No total, 93 nações subiram ao pódio de 33 esportes e 50 modalidades, um recorde em Jogos Olímpicos. Mas para seis atletas, colocar uma medalha no peito representou entrar para um lugar na história de que jamais sairão.

San Marino, Turcomenistão e Burkina Faso entraram para lista de medalhistas olímpicos, enquanto Catar, Filipinas e Bermudas conquistaram pela primeira vez uma medalha de ouro.

Uma das menores nações de todo o mundo, San Marino garantiu a medalha de bronze com Alessandra Perilli, no tiro esportivo esportivo. Ela ficou atrás apenas de Zuzana Stefecekova, da Eslováquia, e Kayle Browning, dos Estados Unidos.

Já a primeira conquista olímpica do Turcomenistão foi a prata com Polina Guryeva no levantamento de peso feminino. Na sétima participação do país nos Jogos ela ficou atrás de Kuo Hsing-Chun, de Taipei, e na frente da japonesa Mikiko Andoh, que ficou com o bronze.

Um pouco menor que o estado do Tocantins e com população bem próxima da de Minas Gerais, Burkina Faso garantiu sua primeira medalha com o bronze de Hugues Fabrice Zango que conseguiu 17,47m no salto triplo. Ele foi superado pelo português Pedro Pichard, ouro com 17,98m, e pelo chinês Zhu Yaming, prata com o salto de 17,57m.

Primeiro ouro

Também foi em Tóquio que Filipinas garantiu sua primeira medalha de ouro na história. Ela veio com Hidilyn Diaz, no levantamento de peso feminino. Ela venceu na categoria até 55kg ao quebrar o recorde olímpico e somar 224kg levantados no total.

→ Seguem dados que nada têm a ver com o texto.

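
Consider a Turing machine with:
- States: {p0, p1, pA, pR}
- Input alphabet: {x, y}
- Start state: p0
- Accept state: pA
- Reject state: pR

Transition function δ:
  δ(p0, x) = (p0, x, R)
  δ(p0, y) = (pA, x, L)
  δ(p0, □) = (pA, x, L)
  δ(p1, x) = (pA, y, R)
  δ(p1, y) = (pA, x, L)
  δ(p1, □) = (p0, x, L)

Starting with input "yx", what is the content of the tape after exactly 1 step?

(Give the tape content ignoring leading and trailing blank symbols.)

Execution trace:
Initial: [p0]yx
Step 1: δ(p0, y) = (pA, x, L) → [pA]□xx

The machine reaches the accept state pA and halts.

After 1 step, the tape (ignoring leading/trailing blanks) is: xx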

Pela conquista inédita, a filipina vai receber mais de 600 mil dólares em dinheiro (aproximadamente R$ 3,1 milhões), além de duas casas, sendo uma num condomínio de luxo – presente do bilionário Andrew Lim Tam.

Foi no triatlo feminino que Flora Duffy garantiu o primeiro ouro para Bermudas. Depois de nadar, pedalar e correr, ela cruzou a linha de chegada da prova em 1:55:36. Completam o pódio a britânica Georgia Taylor-Brown (+1:14) e Katie Zaferes (+1:27), dos Estados Unidos.

O Catar foi outro país que chegou pela primeira vez ao lugar mais alto do pódio no Japão. E ele veio junto com o raríssimo empate na final do salto em altura.

Representante do país do Oriente Médio, Essa Barshim saltou os mesmos 2,37 m do italiano Gianmarco Tamberi, com quem dividiu a medalha de ouro. O bronze ficou com Maksim Nedasekau, de Belarus.